Trafalgar News

Trafalgar News

Understanding Sectional Title levies: How they are calculated and why they increase.

Levies are the lifeblood of Sectional Title (ST) schemes and yet there is still widespread confusion about how they are calculated and what they are used for. It is time for trustees, property managers and owners to work together to achieve more clarity and fewer levy misunderstandings and disputes, says Andrew Schaefer, MD of leading property management company Trafalgar.

ST schemes need levy income, firstly, to cover the operating and administrative costs of the sectional title scheme. These costs include maintenance of common areas and gardens, security services, insurance, water and electricity for communal spaces, salaries for any staff employed by the scheme and management expenses such as bank charges and accounting and audit fees.

“It is levy income that ensures the collective and sustainable upkeep of the scheme, with all owners sharing the responsibility for maintaining a well-managed and functional property and preserving the value of the homes in the scheme in the process.

“Secondly, all ST schemes are obliged to make an annual contribution to the Community Schemes Ombud Service to pay for the CSOS services of dispute resolution and conduct rule approval, and to establish and maintain reserve funds to cover the major repairs and capital improvements that are anticipated in terms of a 10-year Maintenance Plan, such as the repainting of buildings, roof repairs or waterproofing, carport installations and lately, solar power systems.”

However, he says, efficient collection of levies is not enough. Transparency in the use of that revenue is also essential for the well-being of the scheme. ST trustees should ensure that owners are always kept informed about how their levies are being utilised and that they can easily access the levy payment and other financial records of the scheme.

In addition, individual levy statements should ideally contain a breakdown of how each owner’s levy is made up, including:

*The administrative fund levy payable;

*The CSOS contribution payable:

*The reserve fund levy payable;

*Any additional levy payable for an Exclusive Use Area;

*Any utility costs payable if these are not individually metered; and

*Any rental payable if the owner is renting space such as a parking bay from the Body Corporate.

Schaefer says owners should also be empowered to understand how the scheme’s levy income requirements are calculated and how their contributions are determined, as this helps to foster a collaborative approach to ensuring that the scheme remains financially secure.
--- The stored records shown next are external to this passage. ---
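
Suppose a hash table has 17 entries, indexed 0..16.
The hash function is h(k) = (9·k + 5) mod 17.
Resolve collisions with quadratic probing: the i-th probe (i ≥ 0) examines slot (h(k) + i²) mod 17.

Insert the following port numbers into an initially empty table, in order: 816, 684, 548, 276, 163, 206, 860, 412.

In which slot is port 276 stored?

Insert 816: h=5, slot 5 empty -> index 5.
Insert 684: h=7, slot 7 empty -> index 7.
Insert 548: h=7, slot 7 occupied -> index 8.
Insert 276: h=7, slots 7,8 occupied -> index 11.
Insert 163: h=10, slot 10 empty -> index 10.
Insert 206: h=6, slot 6 empty -> index 6.
Insert 860: h=10, slots 10,11 occupied -> index 14.
Insert 412: h=7, slots 7,8,11 occupied -> index 16.
Table: [-, -, -, -, -, 816, 206, 684, 548, -, 163, 276, -, -, 860, -, 412]

11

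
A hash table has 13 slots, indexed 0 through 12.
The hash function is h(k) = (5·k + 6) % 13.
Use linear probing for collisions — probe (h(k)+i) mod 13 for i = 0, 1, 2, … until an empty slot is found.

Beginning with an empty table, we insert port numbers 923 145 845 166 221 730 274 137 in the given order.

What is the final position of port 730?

923: h=6 => slot 6
145: h=3 => slot 3
845: h=6, probe 6,7 => slot 7
166: h=4 => slot 4
221: h=6, probe 6,7,8 => slot 8
730: h=3, probe 3,4,5 => slot 5
274: h=11 => slot 11
137: h=2 => slot 2
Table: [_, _, 137, 145, 166, 730, 923, 845, 221, _, _, 274, _]

5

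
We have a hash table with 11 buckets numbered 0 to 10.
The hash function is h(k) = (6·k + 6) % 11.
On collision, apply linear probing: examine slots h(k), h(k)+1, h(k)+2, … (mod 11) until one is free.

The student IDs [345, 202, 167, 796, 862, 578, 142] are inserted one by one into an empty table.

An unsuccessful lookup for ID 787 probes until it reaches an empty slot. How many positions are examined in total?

345 hashes to 8; slot 8 is free -> place at 8.
202 hashes to 8; 8 taken -> place at 9.
167 hashes to 7; slot 7 is free -> place at 7.
796 hashes to 8; 8,9 taken -> place at 10.
862 hashes to 8; 8,9,10 taken -> place at 0.
578 hashes to 9; 9,10,0 taken -> place at 1.
142 hashes to 0; 0,1 taken -> place at 2.
Table: [862, 578, 142, ., ., ., ., 167, 345, 202, 796]
Lookup 787: h=9, probe 9,10,0,1,2,3 → slot 3 empty, not found.

6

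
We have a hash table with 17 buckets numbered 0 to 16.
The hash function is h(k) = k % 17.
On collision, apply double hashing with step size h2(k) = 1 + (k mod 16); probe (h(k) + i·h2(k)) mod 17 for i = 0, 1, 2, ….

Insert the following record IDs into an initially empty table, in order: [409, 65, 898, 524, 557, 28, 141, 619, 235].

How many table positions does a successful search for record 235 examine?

2

Insert 409: h=1, slot 1 empty → index 1.
Insert 65: h=14, slot 14 empty → index 14.
Insert 898: h=14, h2=3, slot 14 occupied → index 0.
Insert 524: h=14, h2=13, slot 14 occupied → index 10.
Insert 557: h=13, slot 13 empty → index 13.
Insert 28: h=11, slot 11 empty → index 11.
Insert 141: h=5, slot 5 empty → index 5.
Insert 619: h=7, slot 7 empty → index 7.
Insert 235: h=14, h2=12, slot 14 occupied → index 9.
Table: [898, 409, ∅, ∅, ∅, 141, ∅, 619, ∅, 235, 524, 28, ∅, 557, 65, ∅, ∅]
Lookup 235: h=14, h2=12, probe 14,9 → found at 9.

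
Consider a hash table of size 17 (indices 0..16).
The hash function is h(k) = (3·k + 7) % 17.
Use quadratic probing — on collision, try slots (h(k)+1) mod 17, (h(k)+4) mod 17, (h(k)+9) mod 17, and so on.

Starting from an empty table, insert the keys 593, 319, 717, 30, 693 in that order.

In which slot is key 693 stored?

4

593 hashes to 1; slot 1 is free => place at 1.
319 hashes to 12; slot 12 is free => place at 12.
717 hashes to 16; slot 16 is free => place at 16.
30 hashes to 12; 12 taken => place at 13.
693 hashes to 12; 12,13,16 taken => place at 4.
Table: [., 593, ., ., 693, ., ., ., ., ., ., ., 319, 30, ., ., 717]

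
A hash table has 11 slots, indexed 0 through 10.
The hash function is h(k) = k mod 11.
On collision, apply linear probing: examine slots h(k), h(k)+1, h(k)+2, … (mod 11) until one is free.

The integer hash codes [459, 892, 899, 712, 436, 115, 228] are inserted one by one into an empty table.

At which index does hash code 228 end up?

0

459 hashes to 8; slot 8 is free → place at 8.
892 hashes to 1; slot 1 is free → place at 1.
899 hashes to 8; 8 taken → place at 9.
712 hashes to 8; 8,9 taken → place at 10.
436 hashes to 7; slot 7 is free → place at 7.
115 hashes to 5; slot 5 is free → place at 5.
228 hashes to 8; 8,9,10 taken → place at 0.
Table: [228, 892, -, -, -, 115, -, 436, 459, 899, 712]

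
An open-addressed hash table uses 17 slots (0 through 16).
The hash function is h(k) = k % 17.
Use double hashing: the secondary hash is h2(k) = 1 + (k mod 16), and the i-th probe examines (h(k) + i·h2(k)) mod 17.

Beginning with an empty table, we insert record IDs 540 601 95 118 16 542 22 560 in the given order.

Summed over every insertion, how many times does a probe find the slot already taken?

3

540: h=13 -> slot 13
601: h=6 -> slot 6
95: h=10 -> slot 10
118: h=16 -> slot 16
16: h=16, h2=1, probe 16,0 -> slot 0
542: h=15 -> slot 15
22: h=5 -> slot 5
560: h=16, h2=1, probe 16,0,1 -> slot 1
Table: [16, 560, _, _, _, 22, 601, _, _, _, 95, _, _, 540, _, 542, 118]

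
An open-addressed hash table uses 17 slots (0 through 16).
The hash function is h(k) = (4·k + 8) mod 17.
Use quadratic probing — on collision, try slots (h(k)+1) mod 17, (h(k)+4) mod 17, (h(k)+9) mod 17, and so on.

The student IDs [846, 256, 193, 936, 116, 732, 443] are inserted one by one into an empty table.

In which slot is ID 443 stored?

846: h=9 => slot 9
256: h=12 => slot 12
193: h=15 => slot 15
936: h=12, probe 12,13 => slot 13
116: h=13, probe 13,14 => slot 14
732: h=12, probe 12,13,16 => slot 16
443: h=12, probe 12,13,16,4 => slot 4
Table: [-, -, -, -, 443, -, -, -, -, 846, -, -, 256, 936, 116, 193, 732]

4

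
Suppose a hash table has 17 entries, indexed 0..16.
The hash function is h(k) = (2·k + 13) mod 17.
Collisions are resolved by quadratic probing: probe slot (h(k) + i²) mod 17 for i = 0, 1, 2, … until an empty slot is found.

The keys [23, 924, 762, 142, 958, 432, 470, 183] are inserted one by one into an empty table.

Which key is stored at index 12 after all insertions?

142

Insert 23: h=8, slot 8 empty -> index 8.
Insert 924: h=8, slot 8 occupied -> index 9.
Insert 762: h=7, slot 7 empty -> index 7.
Insert 142: h=8, slots 8,9 occupied -> index 12.
Insert 958: h=8, slots 8,9,12 occupied -> index 0.
Insert 432: h=10, slot 10 empty -> index 10.
Insert 470: h=1, slot 1 empty -> index 1.
Insert 183: h=5, slot 5 empty -> index 5.
Table: [958, 470, -, -, -, 183, -, 762, 23, 924, 432, -, 142, -, -, -, -]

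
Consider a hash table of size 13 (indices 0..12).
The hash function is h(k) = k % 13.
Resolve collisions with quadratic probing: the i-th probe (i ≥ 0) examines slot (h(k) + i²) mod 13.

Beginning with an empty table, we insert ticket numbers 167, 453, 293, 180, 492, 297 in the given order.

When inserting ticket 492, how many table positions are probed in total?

5

167 hashes to 11; slot 11 is free -> place at 11.
453 hashes to 11; 11 taken -> place at 12.
293 hashes to 7; slot 7 is free -> place at 7.
180 hashes to 11; 11,12 taken -> place at 2.
492 hashes to 11; 11,12,2,7 taken -> place at 1.
297 hashes to 11; 11,12,2,7,1 taken -> place at 10.
Table: [., 492, 180, ., ., ., ., 293, ., ., 297, 167, 453]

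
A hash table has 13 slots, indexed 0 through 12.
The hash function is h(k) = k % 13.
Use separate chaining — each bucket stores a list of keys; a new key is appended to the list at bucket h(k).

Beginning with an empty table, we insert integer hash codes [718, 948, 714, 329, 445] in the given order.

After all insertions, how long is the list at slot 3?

2

Insert 718: h=3, bucket 3 empty → new chain.
Insert 948: h=12, bucket 12 empty → new chain.
Insert 714: h=12, bucket 12 nonempty → append to chain.
Insert 329: h=4, bucket 4 empty → new chain.
Insert 445: h=3, bucket 3 nonempty → append to chain.
Final buckets:
0: —
1: —
2: —
3: 718 -> 445
4: 329
5: —
6: —
7: —
8: —
9: —
10: —
11: —
12: 948 -> 714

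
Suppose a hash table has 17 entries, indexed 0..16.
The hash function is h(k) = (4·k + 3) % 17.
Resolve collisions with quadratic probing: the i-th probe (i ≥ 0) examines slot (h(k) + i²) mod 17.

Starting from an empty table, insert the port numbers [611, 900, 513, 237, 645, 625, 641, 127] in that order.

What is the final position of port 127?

2

Insert 611: h=16, slot 16 empty => index 16.
Insert 900: h=16, slot 16 occupied => index 0.
Insert 513: h=15, slot 15 empty => index 15.
Insert 237: h=16, slots 16,0 occupied => index 3.
Insert 645: h=16, slots 16,0,3 occupied => index 8.
Insert 625: h=4, slot 4 empty => index 4.
Insert 641: h=0, slot 0 occupied => index 1.
Insert 127: h=1, slot 1 occupied => index 2.
Table: [900, 641, 127, 237, 625, -, -, -, 645, -, -, -, -, -, -, 513, 611]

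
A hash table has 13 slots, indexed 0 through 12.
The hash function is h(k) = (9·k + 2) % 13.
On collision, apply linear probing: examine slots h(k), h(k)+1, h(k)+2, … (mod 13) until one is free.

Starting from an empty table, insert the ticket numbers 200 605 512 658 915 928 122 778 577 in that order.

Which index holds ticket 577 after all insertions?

Insert 200: h=8, slot 8 empty => index 8.
Insert 605: h=0, slot 0 empty => index 0.
Insert 512: h=8, slot 8 occupied => index 9.
Insert 658: h=9, slot 9 occupied => index 10.
Insert 915: h=8, slots 8,9,10 occupied => index 11.
Insert 928: h=8, slots 8,9,10,11 occupied => index 12.
Insert 122: h=8, slots 8,9,10,11,12,0 occupied => index 1.
Insert 778: h=10, slots 10,11,12,0,1 occupied => index 2.
Insert 577: h=8, slots 8,9,10,11,12,0,1,2 occupied => index 3.
Table: [605, 122, 778, 577, —, —, —, —, 200, 512, 658, 915, 928]

3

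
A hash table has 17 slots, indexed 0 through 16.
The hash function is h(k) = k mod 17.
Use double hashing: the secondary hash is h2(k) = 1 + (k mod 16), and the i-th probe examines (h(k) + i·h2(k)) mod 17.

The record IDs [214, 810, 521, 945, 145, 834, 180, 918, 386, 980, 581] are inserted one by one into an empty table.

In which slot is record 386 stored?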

“The process starts with the preparation by the trustees, usually with the help of the managing agent, of the scheme’s updated annual budget, taking into account all the routine operating or administrative costs as well as the necessary contributions to the CSOS and the scheme’s reserve fund, and the income that will be needed to cover these expenses. Effectively the budget will represent the breakdown and application of levy expenses and show all owners how their levies will be spent over the financial year concerned.

“The budget must of course make provision for any expected increases in all of the scheme’s regular expenses and should also contain some leeway for unexpected costs in the next 12 months. It is a real mistake for trustees to underestimate costs to try to suppress levy increases, as this could result in the depletion of the scheme’s reserves or even necessitate the introduction of a special levy, causing much discontent among owners. Under no circumstances should a deficit budget be presented.”

The next step is for the budget to be presented, debated and approved, with or without amendments, at the next AGM of the scheme’s body corporate, after which it will become the basis on which the trustees can calculate the individual owners’ levies for the following year, he says.

“These calculations are typically based on the participation quota (PQ) assigned to each unit, which is its floor area as a percentage of the total floor area of all units in the scheme, as specified on the sectional plan. The PQ also reflects each owner’s share in the common property and is a good way to determine the portion of the total levy income that each owner needs to contribute. (Very occasionally nominated values are in place and approved as a different allocation of levies compared to the more prevalent PQ-based method.)

“Essentially, owners with higher PQs will pay higher levies, and contribute more towards the maintenance and management of the common property, as a fair reflection of their greater ownership interest in that property.”

Once the division of costs has been calculated, says Schaefer, the trustees need to complete the process by writing to each owner within 14 days of the AGM concerning the annual levy increase linked to the approved budget and, in the interests of transparency, provide them with a levy schedule that shows their unit size and PQ, so that they can check that their new levy amounts are correct.